Throughout the 1980s the computer market had evolved dramatically.
Large installations in the past typically ran custom-developed software
for a small range of tasks. For instance, IBM often delivered machines
whose only purpose was to generate accounting data for a single
company, running software tailored for that company alone.
By the mid-80s the introduction of new software development methods and
the rapid acceptance of the SQL database was changing the way such
software was developed. Now developers typically linked together
several pieces of existing software, as opposed to developing
everything from scratch. In this market the question of which machine
was the "best" changed; it was no longer the machine with the best
price/performance ratio or service contracts, but the one that ran all
of the third-party software you intended to use.
This change forced changes on the hardware vendors as well.
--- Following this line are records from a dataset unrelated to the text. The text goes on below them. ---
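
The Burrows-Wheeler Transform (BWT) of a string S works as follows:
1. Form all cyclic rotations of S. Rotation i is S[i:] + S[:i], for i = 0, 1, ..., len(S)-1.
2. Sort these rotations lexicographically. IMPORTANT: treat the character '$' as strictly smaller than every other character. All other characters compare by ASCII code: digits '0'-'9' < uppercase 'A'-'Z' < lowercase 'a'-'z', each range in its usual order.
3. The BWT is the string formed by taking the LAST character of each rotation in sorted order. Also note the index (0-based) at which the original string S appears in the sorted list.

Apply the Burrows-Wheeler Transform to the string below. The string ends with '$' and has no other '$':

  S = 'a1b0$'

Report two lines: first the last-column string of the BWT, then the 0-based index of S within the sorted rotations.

Answer: 0ba$1
3

Derivation:
All 5 rotations (rotation i = S[i:]+S[:i]):
  rot[0] = a1b0$
  rot[1] = 1b0$a
  rot[2] = b0$a1
  rot[3] = 0$a1b
  rot[4] = $a1b0
Sorted (with $ < everything):
  sorted[0] = $a1b0  (last char: '0')
  sorted[1] = 0$a1b  (last char: 'b')
  sorted[2] = 1b0$a  (last char: 'a')
  sorted[3] = a1b0$  (last char: '$')
  sorted[4] = b0$a1  (last char: '1')
Last column: 0ba$1
Original string S is at sorted index 3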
Formerly
almost all computer companies attempted to make their machines
different enough that when their customers sought a more powerful
machine, it was often cheaper to buy another from the same company.
This was known as "vendor lock-in", which helped guarantee future sales
even though the customers detested it.
With the change in software development, combined with new generations
of commodity processors that could match the performance of low-end
minicomputers, lock-in was no longer working. When forced to make a
decision, it was often cheaper for the users to simply throw out all of
their existing machinery and buy a microcomputer product instead. If
this was not the case "now", it certainly appeared it would be within a
generation or two of Moore's Law.
In 1988 two company directors put together a report showing that if the
company was to continue existing in the future, DG would have to either
invest heavily in software to compete with new applications being
delivered by IBM and DEC on their machines, or alternately exit the
proprietary hardware business entirely.
Thomas West's report outlined these changes in the marketplace, and
suggested that the customer was going to win the fight over lock-in.
They also outlined a different solution: instead of trying to compete
against the much larger IBM and DEC, they suggested that since the user
no longer cared about the hardware as much as software, DG could
deliver the best "commodity" machines instead.
"Specifically", the
report stated, "DG should examine the Unix market,
where all of the needed software already exists, and see if DG can
provide compelling Unix solutions." Now the customer could run any
software they wished as long as it ran on Unix, and by the early 1990s,
everything did. As long as DG's machines outperformed the competition,
their customers would return because they liked the machines, not
because they were forced; lock-in was over.